Shankly's quote voted best of all time
LONDON, July 7 (Reuters) Bill Shankly felt soccer was more important than life and death, and fans around the world agreed with the former Liverpool manager today.
Scotsman Shankly, who died of a heart attack in 1981, beat former Manchester United and France forward Eric Cantona in a poll organised by the Plain English Campaign to pick soccer's most memorable quote.
Shankly struck a chord when he said: ''Some people believe football is a matter of life and death. I'm very disappointed with that attitude. I can assure you it is much, much more important than that.'' Campaign spokesman Dave Smith told Reuters: ''We surveyed 10,000 supporters in 80 countries. They really liked the power of the Shankly quote.
''Votes for him peaked after England went out to Portugal in the quarter-finals (of the World Cup). It described their passion for football. We got votes from all over, from Australia, America, all English-speaking countries.'' TOP SPOT Shankly's passionate commitment to the game gave him top spot above Cantona, who once bewildered fans by saying: ''When the seagulls follow the trawler, it's because they think sardines will be thrown into the sea''.
Third place went to former England midfielder Paul Gascoigne for saying: ''I never predict anything and I never will''.
BBC commentator John Motson took two of the top-10 spots.
''I think this could be our best victory over Germany since the War'' said Motson, who also once declared ''the World Cup is a truly international event''.
Former Manchester United great George Best, famous for his passion for the good life, was at number eight in the poll for saying: ''I spent most of my money on birds, booze and fast cars.

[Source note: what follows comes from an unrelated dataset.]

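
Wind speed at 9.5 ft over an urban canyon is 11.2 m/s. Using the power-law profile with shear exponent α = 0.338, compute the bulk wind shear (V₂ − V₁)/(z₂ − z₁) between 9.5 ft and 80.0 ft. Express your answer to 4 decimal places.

Power law: V₂ = V₁ · (z₂/z₁)^α = 11.2 × (8.4211)^0.338 = 23.0140 m/s
ΔV/Δz = (23.0140 − 11.2)/(80.0 − 9.5) = 11.8140/70.5000 = 0.16757 m/s/ft

0.1676 m/s/ft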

The rest I just squandered''.
Smith said: ''We have been conducting the poll throughout the World Cup and thought the final was the perfect time to publish it.'' Italy play France in the final in Berlin on Sunday.
The Plain English Campaign is an independent group which urges clearer information in public documents.
Each year it takes great delight in naming and shaming bureaucrats, politicians and companies who mangle the language into incomprehensibility.